A new bombshell document has revealed 21 unexplained UFO sightings - sparking warnings for experts.
The US government confirmed the shock findings after congress received the document from the All-domain Anomaly Resolution Office (AARO), with the new paper detailing eyewitness accounts that had been investigated. Claims of Unidentified Anomalous Phenomena (UAP), also known as UFOs, ranged from a green fireball and a flashing. Other concerns which were flagged included multicoloured jellyfish and a 6ft rocket.
While some objects were later linked back to common things such as balloons, birds and satellites, some cases remain unresolved. Unresolved sightings include the so-called 'GOFAST' video of a U.S. Navy F/A-18 jet crew’s encounter with an UAP, and a fast-moving silver ball captured on camera by a U.S. drone in the Middle East.
AARO said: "It is important to underscore that, to date, AARO has discovered no evidence of extraterrestrial beings, activity, or technology." They added: "None of these resolved cases substantiated advanced foreign adversarial capabilities or breakthrough aerospace technologies."
Regarding the unresolved cases, they added: "AARO is working closely with its IC (Intelligence Community) and S&T (Science and Technology) partners to understand and attribute the 21 cases received this reporting period that merit further analysis based on reported anomalous characteristics and/or behaviours. AARO will provide immediate notification to Congress should AARO identify any cases that indicate or involve a breakthrough in foreign adversarial aerospace capability."
The department said it received 757 UAP reports from May 1, 2023, to June 1, 2024. 485 of these reports featured UAP incidents during the reporting period.

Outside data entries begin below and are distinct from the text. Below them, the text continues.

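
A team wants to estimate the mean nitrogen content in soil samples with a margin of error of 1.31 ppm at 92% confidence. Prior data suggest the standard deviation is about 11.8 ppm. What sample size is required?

249

For a mean, the margin of error is E = z·σ/√n, so n = (zσ/E)².
At 92% confidence, z = 1.751.
n = (1.751 × 11.8 / 1.31)² = 248.77
Round up: n = 249.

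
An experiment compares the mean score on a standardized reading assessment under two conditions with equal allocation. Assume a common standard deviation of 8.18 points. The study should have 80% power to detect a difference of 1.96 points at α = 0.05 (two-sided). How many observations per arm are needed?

274 per group

For two equal groups, n per group = 2·((z_{α/2} + z_β)·σ/δ)².
z_{α/2} = 1.960; z_β = 0.842 (power 80%).
n = 2 × (2.802 × 8.18 / 1.96)² = 2 × 136.75 = 273.50
Round up: n = 274 per group.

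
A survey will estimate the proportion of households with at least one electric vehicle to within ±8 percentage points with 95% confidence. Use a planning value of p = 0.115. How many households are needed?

62

For a proportion with margin E = 0.08 at 95% confidence, z = 1.960.
n = p̂(1−p̂)(z/E)² = 0.115 × 0.885 × (1.960/0.08)² = 61.09
Round up: n = 62.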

As of June 1, 2024, the total number of cases for review was over 1,600. On Thursday, the U.S. Department of Defense said: "The safety of our service personnel, our bases and installations, and the protection of U.S. operations security on land, in the skies, seas, and space are paramount. We take reports of incursions into our designated space, land, sea, or airspaces seriously and examine each one."
Mike Gold, formerly NASA’s Associate Administrator for Space Policy, warned the House of Representatives that "the truth is out there". He called for NASA to take action and says the agency could map the flights of potential UFOs to track down their origins, reports Forbes.
He said: “NASA has a vast archive of data, much of which could be relevant to unravelling the mystery of UAP. NASA could create an artificial intelligence or machine learning algorithm that would review all agency archives to search for anomalous phenomena in the air, space, and sea. The results of such a search could then be shared with … relevant defence and intelligence agencies, and the public at large.”